Friday, January 25, 2008

The Role of Utopia in Urban Planning

Hatuka and D’Hooghe challenge urban design to confront what changes societies are currently undergoing today, including population growth, rise of dual economics, and transnational migration. So far, urban design today is a product of the Modern Movement’s “reassessment of actual places.” In this reassessment of actual places, public spaces have become arenas for spectacle. Examples include the Guggenheim Museum in Bilbao, Parc de la Villette in Paris, and Fremont Street in Las Vegas. All of these examples celebrate the global economy, downplay local political agendas, and lack real engagement with urbanization issues.

The authors suggest that it is necessary to engage in the reformulation of urban ideals and visions of utopia. While utopia may be both a “good place,” as well as a “no place,” the utopian promise is a prerequisite for social change and contributes to the development of society. It is the “concrete utopias grounded in the possible” that challenge people to become more active in the production of a better world. Utopia can be embedded into actual projects that people and societies still inhabit.

Utopic visions indeed can go awry, but it is a better alterative than the postmodernist concentration on championing everyday life and the consumer society.
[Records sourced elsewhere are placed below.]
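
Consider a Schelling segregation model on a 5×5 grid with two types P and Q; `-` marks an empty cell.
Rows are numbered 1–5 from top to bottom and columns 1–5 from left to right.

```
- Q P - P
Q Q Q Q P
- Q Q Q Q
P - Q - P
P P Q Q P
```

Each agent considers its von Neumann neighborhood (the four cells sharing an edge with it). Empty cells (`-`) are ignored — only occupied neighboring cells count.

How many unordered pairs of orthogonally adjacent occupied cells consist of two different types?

7

Scan each occupied cell's neighbors to the right and below so each pair is counted once.
Row 1: Q(1,2)–P(1,3)≠ Q(1,2)–Q(2,2)= P(1,3)–Q(2,3)≠ P(1,5)–P(2,5)=  → 2/4 unlike.
Row 2: Q(2,1)–Q(2,2)= Q(2,2)–Q(2,3)= Q(2,2)–Q(3,2)= Q(2,3)–Q(2,4)= Q(2,3)–Q(3,3)= Q(2,4)–P(2,5)≠ Q(2,4)–Q(3,4)= P(2,5)–Q(3,5)≠  → 2/8 unlike.
Row 3: Q(3,2)–Q(3,3)= Q(3,3)–Q(3,4)= Q(3,3)–Q(4,3)= Q(3,4)–Q(3,5)= Q(3,5)–P(4,5)≠  → 1/5 unlike.
Row 4: P(4,1)–P(5,1)= Q(4,3)–Q(5,3)= P(4,5)–P(5,5)=  → 0/3 unlike.
Row 5: P(5,1)–P(5,2)= P(5,2)–Q(5,3)≠ Q(5,3)–Q(5,4)= Q(5,4)–P(5,5)≠  → 2/4 unlike.
Total adjacent occupied pairs: 24; unlike-type pairs: 7.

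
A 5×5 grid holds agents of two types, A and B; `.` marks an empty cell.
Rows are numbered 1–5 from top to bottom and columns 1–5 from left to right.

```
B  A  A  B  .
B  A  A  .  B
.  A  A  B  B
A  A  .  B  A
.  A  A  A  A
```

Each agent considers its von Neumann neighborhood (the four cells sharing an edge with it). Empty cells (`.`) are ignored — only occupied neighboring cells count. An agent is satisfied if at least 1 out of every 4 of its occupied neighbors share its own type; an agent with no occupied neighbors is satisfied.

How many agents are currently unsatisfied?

(1,1)B 1/2 satisfied
(1,2)A 2/3 satisfied
(1,3)A 2/3 satisfied
(1,4)B 0/1 not
(2,1)B 1/2 satisfied
(2,2)A 3/4 satisfied
(2,3)A 3/3 satisfied
(2,5)B 1/1 satisfied
(3,2)A 3/3 satisfied
(3,3)A 2/3 satisfied
(3,4)B 2/3 satisfied
(3,5)B 2/3 satisfied
(4,1)A 1/1 satisfied
(4,2)A 3/3 satisfied
(4,4)B 1/3 satisfied
(4,5)A 1/3 satisfied
(5,2)A 2/2 satisfied
(5,3)A 2/2 satisfied
(5,4)A 2/3 satisfied
(5,5)A 2/2 satisfied
Unsatisfied: (1,4) — 1 in total.

1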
Hatuka and D’Hooghe rhetorically ask, “Can a discourse on the everyday provide more than an anesthetization of urbanity?” “Does a corresponding architecture of the everyday merely legitimate the use of spatial resources without social vision?” They view that it is difficult to keep alive the possibility of socio-political culture without an “alternate” vision of utopia on the horizon.

The utopian methodology of visionary thinking can be particularly useful in the following areas: 1) finding new ways to deal with highly conflicted urban situations; 2) inventing city structures that give formal expression to socio-political ideas; 3) creating new forms of affordable housing that address population growth and ecological crises.

The current Massachusetts Institute of Technology project on Jerusalem is hosting a contest to encourage visionary discourse of the city’s future spatial structure. Recognizing that the superimposition of nationalist projects frequently flan the flames of aggression in ethnically and/or religiously diverse urban communities, could new spatial practices “emancipate” the city from nationalist blueprints could be a solution? “Is it possible to address the fragmentation of modern society and also generate a vision that will include pluralities—across all boundaries—without erasing them?” Can advocacy groups and professionals readdress the relationships between dreams and symbols, spatial form, public institutions, and poverty?

Tali Hatuka and Alexander D’Hooghe, After Postmodernism: Readdressing the Role of Utopia in Urban Design and Planning, 19 Places No. 2 (2007).